My experience, with NVidia at least, is if you find a driver version that works with your card, you don't upgrade. Each NVidia release is more likely to break things than improve them. (That's especially true with SLI cards.)

I would strongly disagree. I rarely notice such problems on new drivers. The upgrades may also fix bugs you might not obviously notice and often improves performance.

Remember that the intention of an update is to fix problem, and competent people work at minimizing any new problems. The probability is thus that any update reduces problems, not the other way around.

I think you gave a generally unsound and unwise computer advice.
 
I would strongly disagree. I rarely notice such problems on new drivers. The upgrades may also fix bugs you might not obviously notice and often improves performance.

Remember that the intention of an update is to fix problem, and competent people work at minimizing any new problems. The probability is thus that any update reduces problems, not the other way around.

I think you gave a generally unsound and unwise computer advice.

I recognize that that's the goal; but that doesn't mean it's the reality. I've been burned time and again by upgrading video drivers. Maybe I've been unlucky. I *did* phrase my advice as being based on my experience alone.

Certainly there are lots of factors that affect driver reliability. If you have a latest-generation video card, you're probably going to see big benefits from updating for 3-6 months. After all, that's what the labs and tech support department are spending most of their time on. But if your card is a year or two old, the companies aren't devoting anywhere near as much time and money on supporting it, and the consumers are less likely to raise a fuss about it.

Similarly, the latest drivers are going to be most reliable for configurations that are widely used. The QA/tech support process will have dealt with a *lot* more cases Dell's flagship desktop than some homebrew system with cherry-picked motherboard, RAM, OS, video cards, and BIOS.

For my part, I'm running a two year old homemade water-cooled quad-SLI beast. It was a fun project, but I won't ever do it again - for just the reason stated above. Unusual systems don't get enough QA or support.
 
Any new software can have loads of bugs on release. Its in the nature of programming, they cant possibly test the thousands of conditions the software will have to run on when its released to the public.

Anyhoo, just updated mine and im having major problems trying to play Dawn of War 2 Chaos Rising since. Frame rate is down to 7... its was running perfect on all the Ultra settings before the update. Anyone know if its possible to install an older version over a new version? Maybe if i uninstall it manually first? I'll leave it as if for now and see if Civ runs ok on it tomorrow but if it doesnt i want a back up plan :(
 
My experience, with NVidia at least, is if you find a driver version that works with your card, you don't upgrade. Each NVidia release is more likely to break things than improve them. (That's especially true with SLI cards.)
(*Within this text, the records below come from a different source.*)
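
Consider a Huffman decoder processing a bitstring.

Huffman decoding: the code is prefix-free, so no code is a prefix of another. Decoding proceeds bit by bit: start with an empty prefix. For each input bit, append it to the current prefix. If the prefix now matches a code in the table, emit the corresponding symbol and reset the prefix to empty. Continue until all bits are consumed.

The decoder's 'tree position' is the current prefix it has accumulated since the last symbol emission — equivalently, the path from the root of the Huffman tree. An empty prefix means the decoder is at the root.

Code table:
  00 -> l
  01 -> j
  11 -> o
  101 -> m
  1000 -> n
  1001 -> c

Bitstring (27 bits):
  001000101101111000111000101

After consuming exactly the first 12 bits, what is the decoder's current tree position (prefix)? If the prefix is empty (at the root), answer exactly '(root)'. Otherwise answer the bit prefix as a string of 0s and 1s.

Answer: (root)

Derivation:
Bit 0: prefix='0' (no match yet)
Bit 1: prefix='00' -> emit 'l', reset
Bit 2: prefix='1' (no match yet)
Bit 3: prefix='10' (no match yet)
Bit 4: prefix='100' (no match yet)
Bit 5: prefix='1000' -> emit 'n', reset
Bit 6: prefix='1' (no match yet)
Bit 7: prefix='10' (no match yet)
Bit 8: prefix='101' -> emit 'm', reset
Bit 9: prefix='1' (no match yet)
Bit 10: prefix='10' (no match yet)
Bit 11: prefix='101' -> emit 'm', reset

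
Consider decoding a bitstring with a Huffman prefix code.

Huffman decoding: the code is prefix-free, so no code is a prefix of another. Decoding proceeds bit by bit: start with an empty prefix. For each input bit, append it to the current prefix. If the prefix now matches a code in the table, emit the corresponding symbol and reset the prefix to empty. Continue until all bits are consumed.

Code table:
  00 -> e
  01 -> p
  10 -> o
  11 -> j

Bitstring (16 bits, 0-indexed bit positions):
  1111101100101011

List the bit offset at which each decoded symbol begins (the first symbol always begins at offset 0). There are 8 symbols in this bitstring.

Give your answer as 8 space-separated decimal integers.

Bit 0: prefix='1' (no match yet)
Bit 1: prefix='11' -> emit 'j', reset
Bit 2: prefix='1' (no match yet)
Bit 3: prefix='11' -> emit 'j', reset
Bit 4: prefix='1' (no match yet)
Bit 5: prefix='10' -> emit 'o', reset
Bit 6: prefix='1' (no match yet)
Bit 7: prefix='11' -> emit 'j', reset
Bit 8: prefix='0' (no match yet)
Bit 9: prefix='00' -> emit 'e', reset
Bit 10: prefix='1' (no match yet)
Bit 11: prefix='10' -> emit 'o', reset
Bit 12: prefix='1' (no match yet)
Bit 13: prefix='10' -> emit 'o', reset
Bit 14: prefix='1' (no match yet)
Bit 15: prefix='11' -> emit 'j', reset

Answer: 0 2 4 6 8 10 12 14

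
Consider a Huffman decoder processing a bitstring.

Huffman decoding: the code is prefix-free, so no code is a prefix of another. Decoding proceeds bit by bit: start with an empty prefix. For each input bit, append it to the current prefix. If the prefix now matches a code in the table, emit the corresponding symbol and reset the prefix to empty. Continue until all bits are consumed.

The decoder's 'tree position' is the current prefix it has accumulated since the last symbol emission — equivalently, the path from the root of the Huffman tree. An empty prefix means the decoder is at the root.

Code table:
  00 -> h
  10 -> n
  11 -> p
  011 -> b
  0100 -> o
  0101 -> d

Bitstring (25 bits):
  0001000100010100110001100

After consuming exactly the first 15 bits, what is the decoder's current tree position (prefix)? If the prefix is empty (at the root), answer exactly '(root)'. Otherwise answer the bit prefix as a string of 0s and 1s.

Bit 0: prefix='0' (no match yet)
Bit 1: prefix='00' -> emit 'h', reset
Bit 2: prefix='0' (no match yet)
Bit 3: prefix='01' (no match yet)
Bit 4: prefix='010' (no match yet)
Bit 5: prefix='0100' -> emit 'o', reset
Bit 6: prefix='0' (no match yet)
Bit 7: prefix='01' (no match yet)
Bit 8: prefix='010' (no match yet)
Bit 9: prefix='0100' -> emit 'o', reset
Bit 10: prefix='0' (no match yet)
Bit 11: prefix='01' (no match yet)
Bit 12: prefix='010' (no match yet)
Bit 13: prefix='0101' -> emit 'd', reset
Bit 14: prefix='0' (no match yet)

Answer: 0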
That's even more true of ATI drivers. They try to make game-specific optimizations (you can read them in the release notes) and unless you have a mainstream setup or something they just happened to test a patch against, you're taking your life in your hands running a just-released ATI driver.
 
I'm already up-to-date and fired up Steam last night to get that updated too.



Maybe it's an OS thing. On XP Pro I'd always do everything step by step manually. With Win7 updating drivers is smoother (with the ATI updater utility thingie).